2022 | The European Commission presents the ViDA package
| (VAT in the Digital Age): three pillars — Digital Reporting
| Requirements (DRR), platform economy, single registration.
|
2025 | The ECOFIN Council adopts ViDA after calendar adjustments.
| DRR and structured e-invoicing become the EU target for
| reporting intra-community transactions.
|
2030 | DRR horizon: near-real-time digital reporting of intra-EU
| operations via structured EN 16931 invoices. End of the
| "paper invoice" option for these flows.
|
2035 | Expected convergence of domestic e-reporting systems toward
| the common model, for interoperability.
Cyprus: no anticipated domestic B2B mandate. Its trajectory = follow the
EU calendar rather than impose a national reform ahead of time. Governance — Commission, Council, Tax Department
ViDA is an EU text: the Commission proposes, the Council (ECOFIN, by unanimity on tax matters) adopts. Transposition and operational implementation then fall to each member state — for Cyprus, to the Tax Department. In practice, Cyprus will have to extend its reporting systems (today centred on the ΦΠΑ return via TAXISnet and the VIES recapitulative statement) to absorb the DRR requirements.
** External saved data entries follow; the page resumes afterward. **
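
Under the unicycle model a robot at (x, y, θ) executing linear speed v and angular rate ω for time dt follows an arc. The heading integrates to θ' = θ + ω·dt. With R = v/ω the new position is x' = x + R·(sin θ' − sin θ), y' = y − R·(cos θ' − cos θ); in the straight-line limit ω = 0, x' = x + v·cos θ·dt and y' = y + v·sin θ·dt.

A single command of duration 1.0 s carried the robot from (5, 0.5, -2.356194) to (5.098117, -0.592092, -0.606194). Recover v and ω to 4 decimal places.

v = 1.2500, ω = 1.7500

Δθ = -0.606194 − -2.356194 = 1.750000
ω = Δθ/dt = 1.750000/1.0 = 1.7500
R = −Δy/(cos θ' − cos θ) = 0.7143
v = R·ω = 0.7143·1.7500 = 1.2500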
Schema — DRR and structured e-invoicing
The principle of the DRR is to replace, for intra-EU operations, the periodic aggregate return with a per-transaction data flow, derived directly from the structured invoice. The pivot format is EN 16931 — the same standard already used for Cypriot B2G. For a Cypriot company, the challenge is therefore not learning a new format, but automating issuance and transmission at the required pace.
Cyprus vs early-B2B-mandate countries
| Country | Domestic B2B mandate | Posture vs ViDA |
|---|---|---|
| Cyprus | None | Follows the EU calendar |
| Italy | Yes (2019, SdI) | Pioneer, to align with ViDA |
| France | Yes (rollout under way) | National reform + ViDA |
| Poland | Yes (KSeF) | National system to converge |
| Germany | Rolling out (B2B) | National reform + ViDA |
Roadmap — the EU calendar
- Short term: maintain B2G PEPPOL and the ΦΠΑ return; monitor ViDA implementing acts.
- Toward 2030: set up DRR reporting for intra-EU transactions, on an EN 16931 basis.
- Beyond: convergence of domestic e-reporting toward the common model for interoperability.
- No national surprise: Cyprus announces no domestic B2B mandate of its own ahead of the EU calendar.
Common pitfalls
- Believing a Cypriot B2B mandate is imminent. There is none; the trajectory is ViDA's, at EU scale.
- Underestimating the cadence change. Moving from periodic reporting to a per-transaction flow requires real automation, even if the format does not change.
- Ignoring the implementing acts. The detail of ViDA deadlines is set by implementing texts — that is where to track the exact calendar.
- Starting from scratch on the format. Unnecessary: EN 16931 is already the basis of Cypriot B2G.